Founder Alexander Longing: Holds a PhD in Computer Science from the University of New South Wales, previously worked as an Applied Scientist at Amazon from March 2021 to May 2024. His doctoral thesis focused on sample-efficient reinforcement learning and non-parametric memory in deep learning.
Founding Scientist Gil Avraham: PhD in Machine Learning from Monash University, Australia, worked as an Applied Scientist at Amazon from December 2021 to August 2024, later promoted to Senior Applied Scientist, joined Pluralis in October 2024.
Founding Scientist Yan Zuo: PhD in Electrical and Electronic Engineering from Monash University, Australia, interested in large-scale optimization, statistical modeling, machine learning, and computer vision, worked as an Applied Scientist at Amazon from August 2021 to October 2024.
Founding Scientist Ajanthan Thalaiyasingam: PhD in Computer Science from Australian National University, worked as a Machine Learning Scientist at Amazon from December 2020 to March 2024, later promoted to Senior Machine Learning Scientist, joined Pluralis in October 2024.

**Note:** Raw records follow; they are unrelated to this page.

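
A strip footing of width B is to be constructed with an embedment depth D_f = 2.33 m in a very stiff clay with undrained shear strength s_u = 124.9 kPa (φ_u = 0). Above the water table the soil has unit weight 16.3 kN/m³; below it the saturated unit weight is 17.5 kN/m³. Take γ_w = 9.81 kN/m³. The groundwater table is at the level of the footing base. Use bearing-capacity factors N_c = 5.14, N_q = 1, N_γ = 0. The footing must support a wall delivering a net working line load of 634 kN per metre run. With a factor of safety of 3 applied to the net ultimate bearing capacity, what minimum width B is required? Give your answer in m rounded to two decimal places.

B = 2.96 m

q = γ·D_f = 16.3 × 2.33 = 37.979 kPa.
c·N_c = 124.9 × 5.14 = 641.99 kPa
q·N_q = 37.979 × 1 = 37.979 kPa
q_ult = 641.99 + 37.979 = 679.97 kPa.
For φ = 0 the ½γBN_γ term vanishes, so q_ult is independent of B. q_net = 679.97 − 37.979 = 641.99 kPa; q_all(net) = 641.99/3 = 214 kPa.
Required width B = w / q_all(net) = 634 / 214 = 2.963 m.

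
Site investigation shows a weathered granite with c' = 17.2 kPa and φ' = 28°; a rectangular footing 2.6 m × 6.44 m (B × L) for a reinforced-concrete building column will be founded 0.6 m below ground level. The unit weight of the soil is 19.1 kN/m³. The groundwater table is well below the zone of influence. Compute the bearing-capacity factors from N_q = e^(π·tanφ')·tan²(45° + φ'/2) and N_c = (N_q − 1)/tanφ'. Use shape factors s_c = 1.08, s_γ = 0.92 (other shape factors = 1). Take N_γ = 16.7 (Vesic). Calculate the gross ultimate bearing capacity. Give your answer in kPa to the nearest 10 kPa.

tan28° = 0.5317, so N_q = e^(π×0.5317)·tan²(59°) = 5.314 × 2.77 = 14.72.
N_c = (14.72 − 1)/tan28° = 25.8.
q = γ·D_f = 19.1 × 0.6 = 11.46 kPa.
c·N_c·s_c = 17.2 × 25.803 × 1.08 = 479.32 kPa
q·N_q = 11.46 × 14.72 = 168.69 kPa
0.5·γ·B·N_γ·s_γ = 0.5 × 19.1 × 2.6 × 16.7 × 0.92 = 381.49 kPa
q_ult = 479.32 + 168.69 + 381.49 = 1029.5 kPa.

q_ult ≈ 1030 kPa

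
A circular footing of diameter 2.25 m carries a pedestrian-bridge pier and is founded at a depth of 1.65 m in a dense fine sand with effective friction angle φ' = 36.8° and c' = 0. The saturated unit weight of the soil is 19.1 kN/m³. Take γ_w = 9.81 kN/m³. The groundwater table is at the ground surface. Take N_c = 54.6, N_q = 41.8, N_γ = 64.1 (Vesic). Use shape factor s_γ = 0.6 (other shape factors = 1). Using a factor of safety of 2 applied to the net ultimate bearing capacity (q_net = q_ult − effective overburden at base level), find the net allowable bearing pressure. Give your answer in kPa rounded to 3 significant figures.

With the water table at the surface the whole profile is submerged: γ' = 19.1 − 9.81 = 9.29 kN/m³, so q = γ'·D_f = 15.329 kPa; the same γ' applies in the ½γBN_γ term.
q_ult = q·N_q + 0.5·γ·B·N_γ·s_γ
     = 15.329 × 41.8 + 0.5 × 9.29 × 2.25 × 64.1 × 0.6
     = 640.73 + 401.96 = 1042.7 kPa.
Net ultimate: q_net = 1042.7 − 15.329 = 1027.4 kPa.
q_all(net) = 1027.4 / 2 = 513.68 kPa.

q_all(net) ≈ 514 kPa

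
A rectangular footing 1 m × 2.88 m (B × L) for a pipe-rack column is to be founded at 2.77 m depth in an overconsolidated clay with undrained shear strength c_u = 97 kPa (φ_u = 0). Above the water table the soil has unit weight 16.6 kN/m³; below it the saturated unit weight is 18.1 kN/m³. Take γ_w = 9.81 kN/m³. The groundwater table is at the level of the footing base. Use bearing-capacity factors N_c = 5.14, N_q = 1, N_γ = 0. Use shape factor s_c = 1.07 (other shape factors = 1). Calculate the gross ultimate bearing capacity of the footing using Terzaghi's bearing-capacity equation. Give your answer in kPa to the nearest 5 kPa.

Overburden at base level: q = 16.6 × 2.77 = 45.982 kPa.
Cohesion term c·N_c·s_c = 97 × 5.14 × 1.07 = 533.48 kPa; surcharge term q·N_q = 45.982 × 1 = 45.982 kPa.
q_ult = 533.48 + 45.982 = 579.46 kPa.

q_ult ≈ 580 kPa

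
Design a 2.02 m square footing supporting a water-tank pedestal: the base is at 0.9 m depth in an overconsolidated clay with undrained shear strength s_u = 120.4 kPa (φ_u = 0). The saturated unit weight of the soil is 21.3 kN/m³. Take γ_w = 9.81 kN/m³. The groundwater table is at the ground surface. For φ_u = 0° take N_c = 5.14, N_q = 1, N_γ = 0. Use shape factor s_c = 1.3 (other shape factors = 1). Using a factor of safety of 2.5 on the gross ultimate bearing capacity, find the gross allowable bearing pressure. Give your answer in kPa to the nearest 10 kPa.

With the water table at the surface the whole profile is submerged: γ' = 21.3 − 9.81 = 11.49 kN/m³, so q = γ'·D_f = 10.341 kPa.
q_ult = c·N_c·s_c + q·N_q
     = 120.4 × 5.14 × 1.3 + 10.341 × 1
     = 804.51 + 10.341 = 814.85 kPa.
q_all = 814.85 / 2.5 = 325.94 kPa.

q_all ≈ 330 kPa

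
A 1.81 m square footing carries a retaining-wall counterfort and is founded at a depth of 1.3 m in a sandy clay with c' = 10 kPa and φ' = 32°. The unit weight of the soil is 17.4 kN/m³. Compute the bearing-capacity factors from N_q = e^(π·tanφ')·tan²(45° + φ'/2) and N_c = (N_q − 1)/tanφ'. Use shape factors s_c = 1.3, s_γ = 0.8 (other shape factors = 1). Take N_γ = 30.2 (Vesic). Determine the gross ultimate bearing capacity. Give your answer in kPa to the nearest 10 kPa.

q_ult ≈ 1370 kPa

tan32° = 0.6249, so N_q = e^(π×0.6249)·tan²(61°) = 7.121 × 3.255 = 23.18.
N_c = (23.18 − 1)/tan32° = 35.49.
Effective surcharge at the founding depth q = γ·D_f = 17.4 × 1.3 = 22.62 kPa.
q_ult = c·N_c·s_c + q·N_q + 0.5·γ·B·N_γ·s_γ
     = 10 × 35.49 × 1.3 + 22.62 × 23.177 + 0.5 × 17.4 × 1.81 × 30.2 × 0.8
     = 461.37 + 524.26 + 380.45 = 1366.1 kPa.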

Founding Scientist Sameera Ramasinghe: PhD in Machine Learning and 3D Vision from Australian National University, co-founder and CTO of AI technology company ConscientAI, worked as an Applied Scientist at Amazon from May 2022 to November 2024.

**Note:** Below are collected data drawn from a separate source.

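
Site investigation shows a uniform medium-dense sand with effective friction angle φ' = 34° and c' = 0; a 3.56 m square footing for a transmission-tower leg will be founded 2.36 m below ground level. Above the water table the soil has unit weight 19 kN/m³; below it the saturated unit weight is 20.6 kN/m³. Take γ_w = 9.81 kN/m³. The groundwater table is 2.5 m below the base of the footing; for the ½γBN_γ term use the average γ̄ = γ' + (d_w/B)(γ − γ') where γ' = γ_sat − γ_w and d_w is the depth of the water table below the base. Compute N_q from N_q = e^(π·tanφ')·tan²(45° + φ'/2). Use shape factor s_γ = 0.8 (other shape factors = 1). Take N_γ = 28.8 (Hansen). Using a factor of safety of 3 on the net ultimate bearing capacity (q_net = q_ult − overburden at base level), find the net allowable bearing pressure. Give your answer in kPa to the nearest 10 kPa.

N_q = e^(π·tan34°)·tan²(62°) = 29.44.
q = γ·D_f = 19 × 2.36 = 44.84 kPa.
γ' = 10.79 kN/m³; averaging over the depth B below the base, γ̄ = γ' + (d_w/B)(γ − γ') = 16.555 kN/m³.
q·N_q = 44.84 × 29.44 = 1320.1 kPa
0.5·γ·B·N_γ·s_γ = 0.5 × 16.555 × 3.56 × 28.8 × 0.8 = 678.96 kPa
q_ult = 1320.1 + 678.96 = 1999 kPa.
q_net = 1999 − 44.84 = 1954.2 kPa.
q_all(net) = 1954.2 / 3 = 651.4 kPa.

q_all(net) ≈ 650 kPa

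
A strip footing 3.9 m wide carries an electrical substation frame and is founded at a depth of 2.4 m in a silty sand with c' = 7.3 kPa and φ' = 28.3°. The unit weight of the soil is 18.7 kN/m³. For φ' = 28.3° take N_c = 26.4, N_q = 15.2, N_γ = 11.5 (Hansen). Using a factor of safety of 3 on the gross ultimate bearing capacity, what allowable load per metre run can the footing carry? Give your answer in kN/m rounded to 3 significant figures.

q = γ·D_f = 18.7 × 2.4 = 44.88 kPa.
c·N_c = 7.3 × 26.4 = 192.72 kPa
q·N_q = 44.88 × 15.2 = 682.18 kPa
0.5·γ·B·N_γ = 0.5 × 18.7 × 3.9 × 11.5 = 419.35 kPa
q_ult = 192.72 + 682.18 + 419.35 = 1294.2 kPa.
Gross allowable pressure q_all = 1294.2 / 3 = 431.41 kPa.
Allowable wall load = q_all × B = 431.41 × 3.9 = 1682.5 kN per metre run.

≈ 1680 kN/m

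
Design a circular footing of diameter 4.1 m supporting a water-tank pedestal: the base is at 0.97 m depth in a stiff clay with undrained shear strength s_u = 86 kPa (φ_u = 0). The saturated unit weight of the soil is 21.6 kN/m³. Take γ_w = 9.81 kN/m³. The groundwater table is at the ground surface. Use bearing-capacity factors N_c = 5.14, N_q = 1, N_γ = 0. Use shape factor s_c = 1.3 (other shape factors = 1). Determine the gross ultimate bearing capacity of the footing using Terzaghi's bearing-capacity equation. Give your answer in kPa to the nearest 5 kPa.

Water table at ground surface, so effective unit weight γ' = 21.6 − 9.81 = 11.79 kN/m³ is used throughout; overburden q = 11.79 × 0.97 = 11.436 kPa.
Cohesion term c·N_c·s_c = 86 × 5.14 × 1.3 = 574.65 kPa; surcharge term q·N_q = 11.436 × 1 = 11.436 kPa.
q_ult = 574.65 + 11.436 = 586.09 kPa.

q_ult ≈ 585 kPa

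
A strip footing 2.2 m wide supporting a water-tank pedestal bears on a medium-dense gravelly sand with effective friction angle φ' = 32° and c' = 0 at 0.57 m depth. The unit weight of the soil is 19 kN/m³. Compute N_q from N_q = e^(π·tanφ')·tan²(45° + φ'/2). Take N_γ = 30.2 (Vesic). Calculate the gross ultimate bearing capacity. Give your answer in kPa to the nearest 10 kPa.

q_ult ≈ 880 kPa

tan32° = 0.6249, so N_q = e^(π×0.6249)·tan²(61°) = 7.121 × 3.255 = 23.18.
Effective surcharge at the founding depth q = γ·D_f = 19 × 0.57 = 10.83 kPa.
q_ult = q·N_q + 0.5·γ·B·N_γ
     = 10.83 × 23.177 + 0.5 × 19 × 2.2 × 30.2
     = 251 + 631.18 = 882.18 kPa.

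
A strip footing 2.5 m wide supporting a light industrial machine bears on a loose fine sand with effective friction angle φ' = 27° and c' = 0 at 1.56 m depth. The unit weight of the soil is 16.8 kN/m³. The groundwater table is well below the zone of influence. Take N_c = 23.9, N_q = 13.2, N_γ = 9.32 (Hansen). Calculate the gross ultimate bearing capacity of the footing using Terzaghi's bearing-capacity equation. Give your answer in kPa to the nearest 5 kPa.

q_ult ≈ 540 kPa

Effective surcharge at the founding depth q = γ·D_f = 16.8 × 1.56 = 26.208 kPa.
q_ult = q·N_q + 0.5·γ·B·N_γ
     = 26.208 × 13.2 + 0.5 × 16.8 × 2.5 × 9.32
     = 345.95 + 195.72 = 541.67 kPa.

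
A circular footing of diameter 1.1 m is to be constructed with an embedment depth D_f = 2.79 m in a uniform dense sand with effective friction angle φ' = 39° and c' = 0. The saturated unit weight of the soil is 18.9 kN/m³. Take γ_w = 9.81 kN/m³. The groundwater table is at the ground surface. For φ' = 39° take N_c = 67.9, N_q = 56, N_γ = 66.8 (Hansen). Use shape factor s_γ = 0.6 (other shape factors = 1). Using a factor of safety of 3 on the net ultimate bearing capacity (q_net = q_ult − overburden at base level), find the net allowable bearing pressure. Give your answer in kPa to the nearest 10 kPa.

q_all(net) ≈ 530 kPa

γ' = 18.9 − 9.81 = 9.09 kN/m³ (submerged throughout). q = 9.09 × 2.79 = 25.361 kPa; the same γ' applies in the ½γBN_γ term.
q·N_q = 25.361 × 56 = 1420.2 kPa
0.5·γ·B·N_γ·s_γ = 0.5 × 9.09 × 1.1 × 66.8 × 0.6 = 200.38 kPa
q_ult = 1420.2 + 200.38 = 1620.6 kPa.
q_net = 1620.6 − 25.361 = 1595.2 kPa.
q_all(net) = 1595.2 / 3 = 531.75 kPa.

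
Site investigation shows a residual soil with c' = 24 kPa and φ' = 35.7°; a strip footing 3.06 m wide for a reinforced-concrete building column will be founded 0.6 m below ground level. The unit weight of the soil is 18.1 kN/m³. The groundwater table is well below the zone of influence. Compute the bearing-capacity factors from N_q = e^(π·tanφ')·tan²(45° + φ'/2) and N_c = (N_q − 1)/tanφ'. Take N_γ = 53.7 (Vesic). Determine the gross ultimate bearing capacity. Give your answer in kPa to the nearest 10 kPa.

q_ult ≈ 3060 kPa

tan35.7° = 0.7186, so N_q = e^(π×0.7186)·tan²(62.85°) = 9.559 × 3.802 = 36.35.
N_c = (36.35 − 1)/tan35.7° = 49.19.
Overburden at base level: q = 18.1 × 0.6 = 10.86 kPa.
Cohesion term c·N_c = 24 × 49.19 = 1180.6 kPa; surcharge term q·N_q = 10.86 × 36.346 = 394.72 kPa; self-weight term 0.5·γ·B·N_γ = 0.5 × 18.1 × 3.06 × 53.7 = 1487.1 kPa.
q_ult = 1180.6 + 394.72 + 1487.1 = 3062.4 kPa.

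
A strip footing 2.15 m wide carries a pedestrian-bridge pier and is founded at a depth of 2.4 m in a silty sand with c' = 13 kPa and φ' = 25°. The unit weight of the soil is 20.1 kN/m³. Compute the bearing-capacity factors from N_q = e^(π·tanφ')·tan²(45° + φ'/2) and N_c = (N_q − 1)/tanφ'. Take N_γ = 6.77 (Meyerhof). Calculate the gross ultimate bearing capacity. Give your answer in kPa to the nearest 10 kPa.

tan25° = 0.4663, so N_q = e^(π×0.4663)·tan²(57.5°) = 4.327 × 2.464 = 10.66.
N_c = (10.66 − 1)/tan25° = 20.72.
q = γ·D_f = 20.1 × 2.4 = 48.24 kPa.
c·N_c = 13 × 20.721 = 269.37 kPa
q·N_q = 48.24 × 10.662 = 514.34 kPa
0.5·γ·B·N_γ = 0.5 × 20.1 × 2.15 × 6.77 = 146.28 kPa
q_ult = 269.37 + 514.34 + 146.28 = 929.99 kPa.

q_ult ≈ 930 kPa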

It's not difficult to see that Pluralis's founders, founding scientists, and research scientists all have work experience at Amazon and excel in machine learning, computer vision, and large language models (LLMs), with some members having previously served as postdoctoral researchers.
In terms of financing, Pluralis completed a $7.6 million funding round in March 2025. This round was led by CoinFund and Union Square Ventures, with participation from Topology, Variant, Eden Block, and Bodhi Ventures. The funding was conducted in the form of equity, with accompanying warrants for future cryptocurrency.
What is Protocol Learning?
In Alexander Longing's paper "Protocol Learning, Decentralized Frontier Risk and the No-Off Problem", a new AI model training paradigm - Protocol Learning - was proposed. Its goal is to collaborate in model training by leveraging a decentralized incentive network, breaking through the limitations of current centralized and open-source methods.
Alexander Longing pointed out that while centralized models are efficient, they carry monopoly risks and lack governance transparency; open-source models lack sustainable incentive mechanisms. Protocol learning, as a compromise solution, builds a decentralized training network by incentivizing participants to contribute computing resources, theoretically capable of aggregating computing power several orders of magnitude larger than centralized training.
From a technical feasibility perspective, decentralized training requires efficient communication, model sharding, elastic training, Byzantine fault tolerance, and heterogeneous node support. Although research has made some progress in distributed training, pipeline parallelism, and fault-tolerance mechanisms, it has not yet been fully integrated into large-scale (100B+ parameter) models. Additionally, while ownership can be allocated through computing contributions to form economic incentives, computing verification problems still need to be solved, such as using game theory staking or zero-knowledge proof technologies.
Of course, protocol learning also comes with new risks. Decentralized models are difficult to unilaterally terminate, and if a model goes out of control or is misused, it would require network-wide coordination to stop, which is extremely difficult to implement. Moreover, a balance must be sought between incentives, security, and controllability to prevent malicious behavior.
Pluralis believes that the future of artificial intelligence is not just distributed, but decentralized. The technical barriers to decentralized training are not insurmountable, and the benefits they bring will be immense.
In summary, Pluralis is building decentralized AI training infrastructure, aiming to promote collective creation of frontier models through protocol learning, fundamentally democratizing the production and access of AI base models.